Si la loi sur l’adoption (merci, on est très content de l’avoir!) a été une vraie avancée, l’adoption reste un processus très lourd (particulièrement pour les adoptions intra-familiales). Dans le champ de la famille, le plan peut aussi prendre des décisions fortes : permettre la reconnaissance d’un enfant par deux mères ou deux pères, sans passer par l’adoption, légiférer sur la gestation pour autrui et offrir ainsi une protection (j’allais dire « une meilleure protection », mais en fait, pour le moment, il n’y a juste aucune protection pour eux!) aux couples qui doivent passer par cette alternative. Toute une série d’acteurs administratifs et judiciaires (consulats, services d’état civil,…) devraient aussi recevoir des directives claires pour permettre aux personnes qui ont recours à la GPA à l’international d’éviter tout problème que cela soit l’impossibilité de déclarer l’enfant ou de procéder à un regroupement familial. En échange de bonnes pratiques entre voisins, on pourrait s’inspirer (pour une fois sur ces thématiques) de nos amis français, dont la Garde sceaux Christiane Taubira a envoyé fin janvier une circulaire dans ce sens aux magistrats. Ce texte leur demande de délivrer les Contrats de Nationalité Française aux « enfants nés à l’étranger de Français, lorsqu’il apparaît, avec suffisamment de vraisemblance, qu’il a été fait recours à une convention portant sur la procréation ou la gestation pour le compte d’autrui (GPA) ». Si elle ne règle pas la question de la GPA (à laquelle la majorité gouvernementale se dit toujours opposée), cette circulaire a au moins le mérite de régler plusieurs situations problématiques (39 cas sur les 4 dernières années d’après le gouvernement français).
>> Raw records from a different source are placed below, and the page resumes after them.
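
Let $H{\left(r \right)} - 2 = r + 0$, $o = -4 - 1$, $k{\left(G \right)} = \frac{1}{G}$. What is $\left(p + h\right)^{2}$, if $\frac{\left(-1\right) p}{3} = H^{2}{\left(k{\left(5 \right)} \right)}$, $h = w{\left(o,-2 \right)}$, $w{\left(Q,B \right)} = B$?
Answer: $\frac{170569}{625} \approx 272.91$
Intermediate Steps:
$o = -5$ ($o = -4 - 1 = -5$)
$H{\left(r \right)} = 2 + r$ ($H{\left(r \right)} = 2 + \left(r + 0\right) = 2 + r$)
$h = -2$
$p = - \frac{363}{25}$ ($p = - 3 \left(2 + \frac{1}{5}\right)^{2} = - 3 \left(\frac{11}{5}\right)^{2} = \left(-3\right) \frac{121}{25} = - \frac{363}{25} \approx -14.52$)
$\left(p + h\right)^{2} = \left(- \frac{363}{25} - 2\right)^{2} = \left(- \frac{413}{25}\right)^{2} = \frac{170569}{625}$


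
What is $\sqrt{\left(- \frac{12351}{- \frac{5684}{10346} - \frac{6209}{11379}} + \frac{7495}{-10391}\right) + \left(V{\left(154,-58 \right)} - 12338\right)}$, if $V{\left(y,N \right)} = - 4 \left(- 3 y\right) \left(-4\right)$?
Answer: $\frac{2 i \sqrt{15791588783169140904322}}{2733820145} \approx 91.933 i$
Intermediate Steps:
$V{\left(y,N \right)} = - 48 y$ ($V{\left(y,N \right)} = 12 y \left(-4\right) = - 48 y$)
$\sqrt{\left(- \frac{12351}{- \frac{5684}{10346} - \frac{6209}{11379}} + \frac{7495}{-10391}\right) + \left(V{\left(154,-58 \right)} - 12338\right)} = \sqrt{\left(- \frac{12351}{- \frac{5684}{10346} - \frac{6209}{11379}} + \frac{7495}{-10391}\right) - 19730} = \sqrt{\left(- \frac{12351}{\left(-5684\right) \frac{1}{10346} - \frac{6209}{11379}} + 7495 \left(- \frac{1}{10391}\right)\right) - 19730} = \sqrt{\left(- \frac{12351}{- \frac{406}{739} - \frac{6209}{11379}} - \frac{7495}{10391}\right) - 19730} = \sqrt{\left(- \frac{12351}{- \frac{9208325}{8409081}} - \frac{7495}{10391}\right) - 19730} = \sqrt{\left(\left(-12351\right) \left(- \frac{8409081}{9208325}\right) - \frac{7495}{10391}\right) - 19730} = \sqrt{\left(\frac{103860559431}{9208325} - \frac{7495}{10391}\right) - 19730} = \sqrt{\frac{1079146056651646}{95683705075} - 19730} = \sqrt{- \frac{808693444478104}{95683705075}} = \frac{2 i \sqrt{15791588783169140904322}}{2733820145}$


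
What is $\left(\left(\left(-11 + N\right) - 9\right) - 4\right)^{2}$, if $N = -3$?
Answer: $729$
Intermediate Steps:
$\left(\left(\left(-11 + N\right) - 9\right) - 4\right)^{2} = \left(\left(\left(-11 - 3\right) - 9\right) - 4\right)^{2} = \left(\left(-14 - 9\right) - 4\right)^{2} = \left(-23 - 4\right)^{2} = \left(-27\right)^{2} = 729$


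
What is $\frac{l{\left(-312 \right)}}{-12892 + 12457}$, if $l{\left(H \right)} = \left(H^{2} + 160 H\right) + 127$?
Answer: $- \frac{47551}{435} \approx -109.31$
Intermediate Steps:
$l{\left(H \right)} = 127 + H^{2} + 160 H$
$\frac{l{\left(-312 \right)}}{-12892 + 12457} = \frac{127 + \left(-312\right)^{2} + 160 \left(-312\right)}{-12892 + 12457} = \frac{127 + 97344 - 49920}{-435} = 47551 \left(- \frac{1}{435}\right) = - \frac{47551}{435}$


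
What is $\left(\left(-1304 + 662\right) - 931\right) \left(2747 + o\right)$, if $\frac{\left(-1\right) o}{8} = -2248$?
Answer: $-32609863$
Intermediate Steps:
$o = 17984$ ($o = \left(-8\right) \left(-2248\right) = 17984$)
$\left(\left(-1304 + 662\right) - 931\right) \left(2747 + o\right) = \left(\left(-1304 + 662\right) - 931\right) \left(2747 + 17984\right) = \left(-642 - 931\right) 20731 = \left(-1573\right) 20731 = -32609863$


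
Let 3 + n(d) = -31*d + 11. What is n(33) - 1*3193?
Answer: -4208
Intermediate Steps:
n(d) = 8 - 31*d (n(d) = -3 + (-31*d + 11) = -3 + (11 - 31*d) = 8 - 31*d)
n(33) - 1*3193 = (8 - 31*33) - 1*3193 = (8 - 1023) - 3193 = -1015 - 3193 = -4208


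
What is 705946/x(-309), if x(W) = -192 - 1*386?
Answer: -352973/289 ≈ -1221.4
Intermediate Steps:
x(W) = -578 (x(W) = -192 - 386 = -578)
705946/x(-309) = 705946/(-578) = 705946*(-1/578) = -352973/289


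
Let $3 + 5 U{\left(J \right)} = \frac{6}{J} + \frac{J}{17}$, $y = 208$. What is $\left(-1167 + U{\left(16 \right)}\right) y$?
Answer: $- \frac{20638514}{85} \approx -2.4281 \cdot 10^{5}$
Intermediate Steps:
$U{\left(J \right)} = - \frac{3}{5} + \frac{J}{85} + \frac{6}{5 J}$ ($U{\left(J \right)} = - \frac{3}{5} + \frac{\frac{6}{J} + \frac{J}{17}}{5} = - \frac{3}{5} + \left(\frac{J}{85} + \frac{6}{5 J}\right) = - \frac{3}{5} + \frac{J}{85} + \frac{6}{5 J}$)
$\left(-1167 + U{\left(16 \right)}\right) y = \left(-1167 + \frac{102 + 16 \left(-51 + 16\right)}{85 \cdot 16}\right) 208 = \left(-1167 + \frac{1}{85} \cdot \frac{1}{16} \left(102 + 16 \left(-35\right)\right)\right) 208 = \left(-1167 + \frac{1}{85} \cdot \frac{1}{16} \left(102 - 560\right)\right) 208 = \left(-1167 + \frac{1}{85} \cdot \frac{1}{16} \left(-458\right)\right) 208 = \left(-1167 - \frac{229}{680}\right) 208 = \left(- \frac{793789}{680}\right) 208 = - \frac{20638514}{85}$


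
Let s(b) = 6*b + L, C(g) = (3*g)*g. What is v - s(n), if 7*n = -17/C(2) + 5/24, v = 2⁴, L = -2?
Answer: 533/28 ≈ 19.036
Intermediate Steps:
C(g) = 3*g²
v = 16
n = -29/168 (n = (-17/(3*2²) + 5/24)/7 = (-17/(3*4) + 5*(1/24))/7 = (-17/12 + 5/24)/7 = (⅐)*(-29/24) = -29/168 ≈ -0.17262)
s(b) = -2 + 6*b (s(b) = 6*b - 2 = -2 + 6*b)
v - s(n) = 16 - (-2 + 6*(-29/168)) = 16 - (-2 - 29/28) = 16 - 1*(-85/28) = 16 + 85/28 = 533/28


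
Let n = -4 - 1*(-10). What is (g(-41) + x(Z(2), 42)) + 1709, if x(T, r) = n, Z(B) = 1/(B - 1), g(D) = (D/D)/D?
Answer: 70314/41 ≈ 1715.0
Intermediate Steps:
g(D) = 1/D
Z(B) = 1/(-1 + B)
n = 6 (n = -4 + 10 = 6)
x(T, r) = 6
(g(-41) + x(Z(2), 42)) + 1709 = (1/(-41) + 6) + 1709 = (-1/41 + 6) + 1709 = 245/41 + 1709 = 70314/41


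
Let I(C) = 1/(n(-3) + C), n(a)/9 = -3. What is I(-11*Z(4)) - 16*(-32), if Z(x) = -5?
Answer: 14337/28 ≈ 512.04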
Un autre domaine, souvent ignoré, est celui du logement. Si une attention toute particulière doit être portée sur toute discrimination basée sur l’orientation sexuelle (refus de location), il faut aussi penser au public des jeunes LGBT qui, au hasard d’un coming-out, peuvent se retrouver du jour au lendemain mis à la porte de chez eux. Si on n’a pas de chiffres sur le sujet en Belgique, on sait qu’en France, le Refuge, a été créé dans le but d’accueillir ces jeunes en difficulté. Et leur service ne désemplit pas. Il serait donc étonnant que la Belgique soit « le pays des Bisounours » sur cette question. De mon expérience à Alliàge, je dirai que cette problématique touche aussi les personnes transgenres. Je me rappelle d’une transgenre, male to female, qui devait rejoindre un hébergement d’accueil mais que l’on ne pouvait mettre avec les femmes (car état civil masculin) et qui craignait d’être logée avec les hommes.
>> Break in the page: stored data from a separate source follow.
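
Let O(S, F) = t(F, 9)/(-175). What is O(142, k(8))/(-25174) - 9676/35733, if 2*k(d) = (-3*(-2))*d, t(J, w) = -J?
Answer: -21313995896/78709972425 ≈ -0.27079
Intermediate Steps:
k(d) = 3*d (k(d) = ((-3*(-2))*d)/2 = (6*d)/2 = 3*d)
O(S, F) = F/175 (O(S, F) = -F/(-175) = -F*(-1/175) = F/175)
O(142, k(8))/(-25174) - 9676/35733 = ((3*8)/175)/(-25174) - 9676/35733 = ((1/175)*24)*(-1/25174) - 9676*1/35733 = (24/175)*(-1/25174) - 9676/35733 = -12/2202725 - 9676/35733 = -21313995896/78709972425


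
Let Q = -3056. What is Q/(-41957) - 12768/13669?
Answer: -493934512/573510233 ≈ -0.86125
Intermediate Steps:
Q/(-41957) - 12768/13669 = -3056/(-41957) - 12768/13669 = -3056*(-1/41957) - 12768*1/13669 = 3056/41957 - 12768/13669 = -493934512/573510233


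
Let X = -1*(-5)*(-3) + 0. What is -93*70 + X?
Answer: -6525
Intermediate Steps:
X = -15 (X = 5*(-3) + 0 = -15 + 0 = -15)
-93*70 + X = -93*70 - 15 = -6510 - 15 = -6525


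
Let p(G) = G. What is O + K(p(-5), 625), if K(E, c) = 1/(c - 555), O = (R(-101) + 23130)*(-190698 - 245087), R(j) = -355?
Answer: -694750236249/70 ≈ -9.9250e+9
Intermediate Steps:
O = -9925003375 (O = (-355 + 23130)*(-190698 - 245087) = 22775*(-435785) = -9925003375)
K(E, c) = 1/(-555 + c)
O + K(p(-5), 625) = -9925003375 + 1/(-555 + 625) = -9925003375 + 1/70 = -694750236249/70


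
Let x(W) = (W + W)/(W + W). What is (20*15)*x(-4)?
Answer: 300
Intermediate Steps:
x(W) = 1 (x(W) = (2*W)/((2*W)) = (2*W)*(1/(2*W)) = 1)
(20*15)*x(-4) = (20*15)*1 = 300*1 = 300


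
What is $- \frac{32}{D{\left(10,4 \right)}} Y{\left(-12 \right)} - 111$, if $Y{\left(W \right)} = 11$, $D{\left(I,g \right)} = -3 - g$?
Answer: $- \frac{425}{7} \approx -60.714$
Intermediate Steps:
$- \frac{32}{D{\left(10,4 \right)}} Y{\left(-12 \right)} - 111 = - \frac{32}{-3 - 4} \cdot 11 - 111 = - \frac{32}{-7} \cdot 11 - 111 = \left(-32\right) \left(- \frac{1}{7}\right) 11 - 111 = \frac{32}{7} \cdot 11 - 111 = \frac{352}{7} - 111 = - \frac{425}{7}$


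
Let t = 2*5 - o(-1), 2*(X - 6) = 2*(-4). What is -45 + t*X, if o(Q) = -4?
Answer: -17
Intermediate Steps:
X = 2 (X = 6 + (2*(-4))/2 = 6 + (½)*(-8) = 6 - 4 = 2)
t = 14 (t = 2*5 - 1*(-4) = 10 + 4 = 14)
-45 + t*X = -45 + 14*2 = -45 + 28 = -17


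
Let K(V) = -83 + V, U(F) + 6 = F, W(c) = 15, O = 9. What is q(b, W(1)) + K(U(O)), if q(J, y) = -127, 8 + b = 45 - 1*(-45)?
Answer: -207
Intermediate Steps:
b = 82 (b = -8 + (45 - 1*(-45)) = -8 + (45 + 45) = -8 + 90 = 82)
U(F) = -6 + F
q(b, W(1)) + K(U(O)) = -127 + (-83 + (-6 + 9)) = -127 + (-83 + 3) = -127 - 80 = -207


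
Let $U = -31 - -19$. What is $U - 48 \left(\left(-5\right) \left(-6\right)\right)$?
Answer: $-1452$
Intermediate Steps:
$U = -12$ ($U = -31 + 19 = -12$)
$U - 48 \left(\left(-5\right) \left(-6\right)\right) = -12 - 48 \left(\left(-5\right) \left(-6\right)\right) = -12 - 1440 = -1452$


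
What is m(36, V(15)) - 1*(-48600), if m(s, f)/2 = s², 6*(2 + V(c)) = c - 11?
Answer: 51192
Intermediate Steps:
V(c) = -23/6 + c/6 (V(c) = -2 + (c - 11)/6 = -2 + (-11 + c)/6 = -2 + (-11/6 + c/6) = -23/6 + c/6)
m(s, f) = 2*s²
m(36, V(15)) - 1*(-48600) = 2*36² - 1*(-48600) = 2*1296 + 48600 = 2592 + 48600 = 51192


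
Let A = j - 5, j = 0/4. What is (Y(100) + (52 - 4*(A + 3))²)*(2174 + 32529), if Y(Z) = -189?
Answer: 118371933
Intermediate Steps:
j = 0 (j = 0*(¼) = 0)
A = -5 (A = 0 - 5 = -5)
(Y(100) + (52 - 4*(A + 3))²)*(2174 + 32529) = (-189 + (52 - 4*(-5 + 3))²)*(2174 + 32529) = (-189 + (52 - 4*(-2))²)*34703 = (-189 + (52 + 8)²)*34703 = (-189 + 60²)*34703 = (-189 + 3600)*34703 = 3411*34703 = 118371933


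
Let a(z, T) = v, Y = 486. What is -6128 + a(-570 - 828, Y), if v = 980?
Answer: -5148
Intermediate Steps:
a(z, T) = 980
-6128 + a(-570 - 828, Y) = -6128 + 980 = -5148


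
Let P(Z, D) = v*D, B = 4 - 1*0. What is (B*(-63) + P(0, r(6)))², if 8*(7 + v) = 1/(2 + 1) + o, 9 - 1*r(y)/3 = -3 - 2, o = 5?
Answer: 268324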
Sur les questions culturelles, il y a des actions « simples » mais symboliques que le plan pourrait reprendre: intégration du Fonds Suzan Daniel au Services des Archives de la Fédération Wallonie Bruxelles ; encourager les bibliothèques à référencer de manières claires et optimales les ouvrages sur les identités sexuelles et de genre.
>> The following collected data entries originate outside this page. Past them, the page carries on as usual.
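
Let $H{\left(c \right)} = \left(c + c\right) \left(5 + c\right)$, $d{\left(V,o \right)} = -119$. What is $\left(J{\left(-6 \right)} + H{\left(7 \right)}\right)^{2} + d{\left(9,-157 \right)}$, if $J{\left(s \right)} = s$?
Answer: $26125$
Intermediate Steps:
$H{\left(c \right)} = 2 c \left(5 + c\right)$
$\left(J{\left(-6 \right)} + H{\left(7 \right)}\right)^{2} + d{\left(9,-157 \right)} = \left(-6 + 2 \cdot 7 \left(5 + 7\right)\right)^{2} - 119 = \left(-6 + 2 \cdot 7 \cdot 12\right)^{2} - 119 = \left(-6 + 168\right)^{2} - 119 = 162^{2} - 119 = 26244 - 119 = 26125$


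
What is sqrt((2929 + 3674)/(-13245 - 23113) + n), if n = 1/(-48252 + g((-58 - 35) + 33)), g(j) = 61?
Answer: I*sqrt(11379592194352382)/250304054 ≈ 0.42618*I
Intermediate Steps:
n = -1/48191 (n = 1/(-48252 + 61) = 1/(-48191) = -1/48191 ≈ -2.0751e-5)
sqrt((2929 + 3674)/(-13245 - 23113) + n) = sqrt((2929 + 3674)/(-13245 - 23113) - 1/48191) = sqrt(6603/(-36358) - 1/48191) = sqrt(6603*(-1/36358) - 1/48191) = sqrt(-6603/36358 - 1/48191) = sqrt(-318241531/1752128378) = I*sqrt(11379592194352382)/250304054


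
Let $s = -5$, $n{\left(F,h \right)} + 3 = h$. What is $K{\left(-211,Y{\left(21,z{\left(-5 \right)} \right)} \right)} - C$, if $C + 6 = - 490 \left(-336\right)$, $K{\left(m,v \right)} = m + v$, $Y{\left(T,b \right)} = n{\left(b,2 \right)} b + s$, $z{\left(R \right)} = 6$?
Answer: $-164856$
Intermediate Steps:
$n{\left(F,h \right)} = -3 + h$
$Y{\left(T,b \right)} = -5 - b$ ($Y{\left(T,b \right)} = \left(-3 + 2\right) b - 5 = - b - 5 = -5 - b$)
$C = 164634$ ($C = -6 - 490 \left(-336\right) = -6 - -164640 = -6 + 164640 = 164634$)
$K{\left(-211,Y{\left(21,z{\left(-5 \right)} \right)} \right)} - C = \left(-211 - 11\right) - 164634 = -222 - 164634 = -164856$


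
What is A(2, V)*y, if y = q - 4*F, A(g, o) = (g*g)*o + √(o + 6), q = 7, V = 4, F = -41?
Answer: 2736 + 171*√10 ≈ 3276.8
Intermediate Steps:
A(g, o) = √(6 + o) + o*g² (A(g, o) = g²*o + √(6 + o) = o*g² + √(6 + o) = √(6 + o) + o*g²)
y = 171 (y = 7 - 4*(-41) = 7 + 164 = 171)
A(2, V)*y = (√(6 + 4) + 4*2²)*171 = (√10 + 4*4)*171 = (√10 + 16)*171 = (16 + √10)*171 = 2736 + 171*√10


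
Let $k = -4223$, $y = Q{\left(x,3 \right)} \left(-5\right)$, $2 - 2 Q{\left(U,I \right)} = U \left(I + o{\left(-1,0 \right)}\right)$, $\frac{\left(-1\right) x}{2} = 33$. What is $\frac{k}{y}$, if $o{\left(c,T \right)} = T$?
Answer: $\frac{4223}{500} \approx 8.446$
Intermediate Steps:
$x = -66$ ($x = \left(-2\right) 33 = -66$)
$Q{\left(U,I \right)} = 1 - \frac{I U}{2}$ ($Q{\left(U,I \right)} = 1 - \frac{U \left(I + 0\right)}{2} = 1 - \frac{U I}{2} = 1 - \frac{I U}{2}$)
$y = -500$ ($y = \left(1 - \frac{3}{2} \left(-66\right)\right) \left(-5\right) = \left(1 + 99\right) \left(-5\right) = 100 \left(-5\right) = -500$)
$\frac{k}{y} = - \frac{4223}{-500} = \left(-4223\right) \left(- \frac{1}{500}\right) = \frac{4223}{500}$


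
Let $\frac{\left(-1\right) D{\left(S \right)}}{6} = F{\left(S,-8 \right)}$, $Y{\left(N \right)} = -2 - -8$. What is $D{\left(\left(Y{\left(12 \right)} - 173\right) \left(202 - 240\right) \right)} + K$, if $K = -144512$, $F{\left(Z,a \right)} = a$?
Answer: $-144464$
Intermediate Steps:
$Y{\left(N \right)} = 6$ ($Y{\left(N \right)} = -2 + 8 = 6$)
$D{\left(S \right)} = 48$ ($D{\left(S \right)} = \left(-6\right) \left(-8\right) = 48$)
$D{\left(\left(Y{\left(12 \right)} - 173\right) \left(202 - 240\right) \right)} + K = 48 - 144512 = -144464$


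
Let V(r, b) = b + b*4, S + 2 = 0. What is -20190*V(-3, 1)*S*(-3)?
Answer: -605700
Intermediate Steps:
S = -2 (S = -2 + 0 = -2)
V(r, b) = 5*b (V(r, b) = b + 4*b = 5*b)
-20190*V(-3, 1)*S*(-3) = -20190*(5*1)*(-2)*(-3) = -20190*5*(-2)*(-3) = -(-201900)*(-3) = -20190*30 = -605700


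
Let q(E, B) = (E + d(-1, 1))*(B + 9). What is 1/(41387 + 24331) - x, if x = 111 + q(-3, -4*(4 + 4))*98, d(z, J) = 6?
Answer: 437090419/65718 ≈ 6651.0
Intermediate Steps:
q(E, B) = (6 + E)*(9 + B) (q(E, B) = (E + 6)*(B + 9) = (6 + E)*(9 + B))
x = -6651 (x = 111 + (54 + 6*(-4*(4 + 4)) + 9*(-3) - 4*(4 + 4)*(-3))*98 = 111 + (54 + 6*(-4*8) - 27 - 4*8*(-3))*98 = 111 + (54 + 6*(-32) - 27 - 32*(-3))*98 = 111 + (54 - 192 - 27 + 96)*98 = 111 - 69*98 = 111 - 6762 = -6651)
1/(41387 + 24331) - x = 1/(41387 + 24331) - 1*(-6651) = 1/65718 + 6651 = 437090419/65718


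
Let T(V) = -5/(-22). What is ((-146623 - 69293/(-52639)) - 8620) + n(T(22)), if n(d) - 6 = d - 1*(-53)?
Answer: -179710285031/1158058 ≈ -1.5518e+5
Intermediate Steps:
T(V) = 5/22 (T(V) = -5*(-1/22) = 5/22)
n(d) = 59 + d (n(d) = 6 + (d - 1*(-53)) = 6 + (d + 53) = 6 + (53 + d) = 59 + d)
((-146623 - 69293/(-52639)) - 8620) + n(T(22)) = ((-146623 - 69293/(-52639)) - 8620) + (59 + 5/22) = ((-146623 - 69293*(-1/52639)) - 8620) + 1303/22 = ((-146623 + 69293/52639) - 8620) + 1303/22 = (-7718018804/52639 - 8620) + 1303/22 = -8171766984/52639 + 1303/22 = -179710285031/1158058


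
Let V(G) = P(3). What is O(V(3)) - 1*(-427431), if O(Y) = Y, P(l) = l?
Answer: 427434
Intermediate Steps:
V(G) = 3
O(V(3)) - 1*(-427431) = 3 - 1*(-427431) = 3 + 427431 = 427434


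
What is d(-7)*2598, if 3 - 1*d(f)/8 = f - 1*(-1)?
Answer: 187056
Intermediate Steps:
d(f) = 16 - 8*f (d(f) = 24 - 8*(f - 1*(-1)) = 24 - 8*(f + 1) = 24 - 8*(1 + f) = 24 + (-8 - 8*f) = 16 - 8*f)
d(-7)*2598 = (16 - 8*(-7))*2598 = (16 + 56)*2598 = 72*2598 = 187056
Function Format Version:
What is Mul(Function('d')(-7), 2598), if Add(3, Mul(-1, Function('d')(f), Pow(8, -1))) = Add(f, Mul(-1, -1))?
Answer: 187056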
Voilà donc un petit tour d’horizon non-exhaustif des propositions d’Arc-en-Ciel Wallonie. Il y en a encore bien d’autres sur l’emploi, la recherche scientifique (bourse pour des recherches sur les questions et les cultures LGBT), l’audiovisuel (notamment sur la cyberhaine que l’on voit fleurir sur chaque site journalistique suite aux articles sur le mariage homo, l’homophobie,…), le sport, le don de sang (souvent abordé depuis longtemps et que j’ai donc volontairement mis de côté ici),… Encore une fois, vous pouvez retrouver l’intégralité et le détail des ces propositions sur le site d’Arc-en-ciel Wallonie.

Il me reste à vous souhaiter un bon mois d’avril et à vous donner rendez-vous en mai pour les Semaines Arc-en-Ciel, la Journée Mondiale de Lutte contre l’Homophobie (n’oubliez pas, le 17 mai, à vos pin’s) et la Pride sur le thème « Rainbow Families ».